Judge Igoe argued that “publication is a practical question and does not rest on any technical definition of the word ‘copy.’” Citing Judge Learned Hand’s opinion in RCA v. Whiteman as “very close to our case,” he concluded that when Lewis permitted his composition to be issued on a phonorecord, it was published, and thus amounted to a dedication to the public. He implied, but did not explicitly state, that if Lewis had secured federal copyright of his sheet music first, then the publication of the phonorecord would not have affected those rights. If so, this meant that issuing phonorecords amounted to publication, leading to divestment, for common-law copyright in the composition, but not for statutory copyright.
A second, far more significant case was Metropolitan Opera Assn. v. Wagner-Nichols Recorder Co., also in 1950. It was a fairly straightforward case. The Met had an exclusive contract with Columbia Records to record its opera performances. Wagner-Nichols lifted the Met’s famous Saturday afternoon radio performances and used them to make albums competing with Columbia’s. The Met sought an injunction to block Wagner-Nichols. There were several ancillary matters dealing with issues such as intentional misrepresentation of goods beyond the scope of the present discussion. But, the major contention between the opera company and Wagner-Nichols was the latter’s assertion that the Met had “no property right in the broadcast performances and that [Wagner-Nichols] are therefore free to record these performances and sell their recordings.”
Although it never cited the earlier New York case, Metropolitan Opera was a throwback to the 1909 Fonotopia case. Its distinctive feature was the idea that “unfair competition” could be broadened beyond the idea of “palming off” mislabeled goods to include their actual misappropriation: “in recent years its scope has been extended. It has been held to apply to misappropriation as well as misrepresentation . . .to misappropriation of what equitably belongs to a competitor.” It is axiomatic that for misappropriation to occur, there must be property to misappropriate, so it was no surprise that the court held that the Met had a property right “protected in the creative element in intellectual productions—that is, the form or sequence of expressions.”
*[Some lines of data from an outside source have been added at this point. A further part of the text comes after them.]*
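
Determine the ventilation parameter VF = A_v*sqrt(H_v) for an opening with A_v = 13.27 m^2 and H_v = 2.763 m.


sqrt(H_v) = 1.6622
VF = 13.27 * 1.6622 = 22.058 m^(5/2)

22.058 m^(5/2)


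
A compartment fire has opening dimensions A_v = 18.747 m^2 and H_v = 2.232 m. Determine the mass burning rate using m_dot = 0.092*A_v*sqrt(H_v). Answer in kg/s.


sqrt(H_v) = 1.4940
m_dot = 0.092 * 18.747 * 1.4940 = 2.5767 kg/s

2.5767 kg/s


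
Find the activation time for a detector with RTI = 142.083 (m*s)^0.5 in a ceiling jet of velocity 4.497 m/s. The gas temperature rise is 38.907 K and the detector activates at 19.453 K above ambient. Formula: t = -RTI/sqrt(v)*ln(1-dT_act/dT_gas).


dT_act/dT_gas = 0.49999
ln(1 - 0.49999) = -0.69312
t = -142.083 / sqrt(4.497) * -0.69312 = 46.440 s

46.440 s


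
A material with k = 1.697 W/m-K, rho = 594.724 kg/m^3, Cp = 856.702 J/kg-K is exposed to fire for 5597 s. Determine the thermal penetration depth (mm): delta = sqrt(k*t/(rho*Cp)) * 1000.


alpha = 1.697 / (594.724 * 856.702) = 3.3307e-06 m^2/s
alpha * t = 0.018642
delta = sqrt(0.018642) * 1000 = 136.54 mm

136.54 mm


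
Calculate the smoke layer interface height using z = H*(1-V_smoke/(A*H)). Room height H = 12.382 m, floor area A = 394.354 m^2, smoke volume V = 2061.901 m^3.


V/(A*H) = 0.42227
1 - 0.42227 = 0.57773
z = 12.382 * 0.57773 = 7.1534 m

7.1534 m


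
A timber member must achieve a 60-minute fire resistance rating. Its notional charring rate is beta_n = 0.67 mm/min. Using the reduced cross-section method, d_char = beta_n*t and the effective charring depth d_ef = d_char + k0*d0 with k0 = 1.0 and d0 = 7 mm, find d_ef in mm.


d_char = 0.67 * 60 = 40.2 mm
d_ef = 40.2 + 1.0*7 = 47.2 mm

47.2 mm


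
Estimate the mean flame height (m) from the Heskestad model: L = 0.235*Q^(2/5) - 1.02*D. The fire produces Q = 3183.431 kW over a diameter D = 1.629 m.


Q^(2/5) = 25.186
0.235 * Q^(2/5) = 5.9187
1.02 * D = 1.6616
L = 4.2571 m

4.2571 m


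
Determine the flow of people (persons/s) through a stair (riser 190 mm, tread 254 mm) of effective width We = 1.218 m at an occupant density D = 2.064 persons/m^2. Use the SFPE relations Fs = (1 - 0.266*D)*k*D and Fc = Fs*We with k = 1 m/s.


1 - 0.266*D = 1 - 0.266*2.064 = 0.45098
Fs = 0.45098 * 1 * 2.064 = 0.93081 persons/(s*m)
Fc = 0.93081 * 1.218 = 1.1337 persons/s

1.1337 persons/s


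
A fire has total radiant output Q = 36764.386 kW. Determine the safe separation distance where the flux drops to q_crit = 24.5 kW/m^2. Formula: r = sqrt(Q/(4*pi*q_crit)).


4*pi*q_crit = 307.88
Q/(4*pi*q_crit) = 119.41
r = sqrt(119.41) = 10.928 m

10.928 m


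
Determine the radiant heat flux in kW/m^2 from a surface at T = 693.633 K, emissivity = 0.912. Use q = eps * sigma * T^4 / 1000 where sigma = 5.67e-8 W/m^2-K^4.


T^4 = 2.3148e+11
q = 0.912 * 5.67e-8 * 2.3148e+11 / 1000 = 11.970 kW/m^2

11.970 kW/m^2


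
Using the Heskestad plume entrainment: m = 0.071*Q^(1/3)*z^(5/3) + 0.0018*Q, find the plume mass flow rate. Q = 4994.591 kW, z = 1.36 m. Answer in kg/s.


Q^(1/3) = 17.094
z^(5/3) = 1.6694
First term = 0.071 * 17.094 * 1.6694 = 2.0261
Second term = 0.0018 * 4994.591 = 8.9903
m = 11.016 kg/s

11.016 kg/s


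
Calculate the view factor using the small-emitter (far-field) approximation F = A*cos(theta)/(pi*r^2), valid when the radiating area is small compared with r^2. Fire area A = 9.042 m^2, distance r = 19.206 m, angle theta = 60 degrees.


cos(60 deg) = 0.5
pi*r^2 = 1158.8
F = 9.042 * 0.5 / 1158.8 = 0.0039013

0.0039013


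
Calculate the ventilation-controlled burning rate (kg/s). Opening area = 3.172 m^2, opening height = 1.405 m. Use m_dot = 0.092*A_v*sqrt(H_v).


sqrt(H_v) = 1.1853
m_dot = 0.092 * 3.172 * 1.1853 = 0.34591 kg/s

0.34591 kg/s


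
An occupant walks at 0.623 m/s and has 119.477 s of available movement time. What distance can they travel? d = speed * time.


d = 0.623 * 119.477 = 74.434 m

74.434 m


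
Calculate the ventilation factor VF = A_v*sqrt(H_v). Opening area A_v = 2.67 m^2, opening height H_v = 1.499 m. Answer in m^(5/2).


sqrt(H_v) = 1.2243
VF = 2.67 * 1.2243 = 3.2690 m^(5/2)

3.2690 m^(5/2)


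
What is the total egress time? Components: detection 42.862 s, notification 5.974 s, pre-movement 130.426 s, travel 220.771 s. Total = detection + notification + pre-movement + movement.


Total = 42.862 + 5.974 + 130.426 + 220.771 = 400.033 s

400.033 s


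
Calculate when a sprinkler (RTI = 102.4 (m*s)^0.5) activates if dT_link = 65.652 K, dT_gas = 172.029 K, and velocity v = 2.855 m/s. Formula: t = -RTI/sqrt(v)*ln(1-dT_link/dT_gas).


dT_link/dT_gas = 0.38163
ln(1 - 0.38163) = -0.48067
t = -102.4 / sqrt(2.855) * -0.48067 = 29.130 s

29.130 s


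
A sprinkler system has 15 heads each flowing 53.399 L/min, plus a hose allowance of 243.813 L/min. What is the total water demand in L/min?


Sprinkler demand = 15 * 53.399 = 800.985 L/min
Total = 800.985 + 243.813 = 1044.798 L/min

1044.798 L/min


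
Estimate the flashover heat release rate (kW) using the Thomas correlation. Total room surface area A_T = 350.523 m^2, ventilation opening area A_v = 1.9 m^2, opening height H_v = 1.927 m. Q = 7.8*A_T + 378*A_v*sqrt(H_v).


7.8*A_T = 2734.1
sqrt(H_v) = 1.3882
378*A_v*sqrt(H_v) = 996.98
Q = 2734.1 + 996.98 = 3731.1 kW

3731.1 kW


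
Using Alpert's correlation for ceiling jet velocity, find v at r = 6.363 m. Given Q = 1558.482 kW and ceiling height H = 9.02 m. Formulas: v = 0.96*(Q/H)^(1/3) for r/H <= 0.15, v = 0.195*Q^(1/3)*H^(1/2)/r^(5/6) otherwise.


r/H = 6.363 / 9.02 = 0.70543
r/H > 0.15, so v = 0.195*Q^(1/3)*H^(1/2)/r^(5/6)
Q^(1/3) = 11.594
H^(1/2) = 3.0033
r^(5/6) = 4.6743
v = 0.195 * 11.594 * 3.0033 / 4.6743 = 1.4526 m/s

1.4526 m/s


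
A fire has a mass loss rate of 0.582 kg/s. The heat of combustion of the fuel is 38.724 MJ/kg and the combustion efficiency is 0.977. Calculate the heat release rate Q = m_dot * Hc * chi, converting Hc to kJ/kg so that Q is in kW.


Hc = 38.724 MJ/kg = 38.724 * 1000 kJ/kg = 38724 kJ/kg
Q = 0.582 kg/s * 38724 kJ/kg * 0.977 = 22019 kW

22019 kW


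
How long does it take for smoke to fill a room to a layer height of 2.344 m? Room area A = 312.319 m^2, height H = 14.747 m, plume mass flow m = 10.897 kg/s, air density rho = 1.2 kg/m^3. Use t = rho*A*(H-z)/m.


H - z = 12.403 m
t = 1.2 * 312.319 * 12.403 / 10.897 = 426.58 s

426.58 s


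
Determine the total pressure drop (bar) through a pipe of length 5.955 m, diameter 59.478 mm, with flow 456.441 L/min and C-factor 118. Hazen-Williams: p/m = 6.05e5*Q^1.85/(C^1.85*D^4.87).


Q^1.85 = 83150
C^1.85 = 6807.4
D^4.87 = 4.3764e+08
p/m = 0.016886 bar/m
p_total = 0.016886 * 5.955 = 0.10055 bar

0.10055 bar


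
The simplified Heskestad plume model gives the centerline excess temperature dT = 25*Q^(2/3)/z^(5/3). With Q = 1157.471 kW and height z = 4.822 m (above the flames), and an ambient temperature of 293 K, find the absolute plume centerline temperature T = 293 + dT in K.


Q^(2/3) = 110.24
z^(5/3) = 13.763
dT = 25 * 110.24 / 13.763 = 200.25 K
T = 293 + 200.25 = 493.25 K

493.25 K


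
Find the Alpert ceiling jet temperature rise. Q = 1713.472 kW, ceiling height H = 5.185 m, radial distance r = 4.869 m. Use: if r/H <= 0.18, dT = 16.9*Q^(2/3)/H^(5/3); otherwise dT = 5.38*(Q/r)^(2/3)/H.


r/H = 4.869 / 5.185 = 0.93905
r/H > 0.18, so dT = 5.38*(Q/r)^(2/3)/H
Q/r = 351.91
(Q/r)^(2/3) = 49.845
dT = 5.38 * 49.845 / 5.185 = 51.720 K

51.720 K


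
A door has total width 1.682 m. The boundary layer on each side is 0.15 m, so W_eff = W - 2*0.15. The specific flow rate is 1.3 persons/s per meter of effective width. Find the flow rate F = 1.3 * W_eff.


W_eff = 1.682 - 0.30 = 1.382 m
F = 1.3 * 1.382 = 1.7966 persons/s

1.7966 persons/s


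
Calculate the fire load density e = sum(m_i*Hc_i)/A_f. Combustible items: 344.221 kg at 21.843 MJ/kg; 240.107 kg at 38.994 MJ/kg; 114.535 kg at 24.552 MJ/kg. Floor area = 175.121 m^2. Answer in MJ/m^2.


Total energy = 344.221*21.843 + 240.107*38.994 + 114.535*24.552
= 7518.819 + 9362.732 + 2812.063
= 19693.61 MJ
e = 19693.61 / 175.121 = 112.46 MJ/m^2

112.46 MJ/m^2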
The court also found that the broadcasts did not amount to publication. Here, the court pulled a bit of legal bait-and-switch. After quickly noting the old Ferris v. Frohman stage play line of cases, the court turned to a recent Supreme Court case, International News Service v. Associated Press. But the issue in International News wasn’t whether the press items in dispute had been published, but whether they had been abandoned — a rather different thing. Abandonment turns on the question of intent; publication depends on the extent of actual distribution regardless of intent. The court then proceeded to ignore the question of whether the Met had published its sound recordings, holding instead that it had not abandoned its property through the broadcasts, because it had not demonstrated the requisite intent.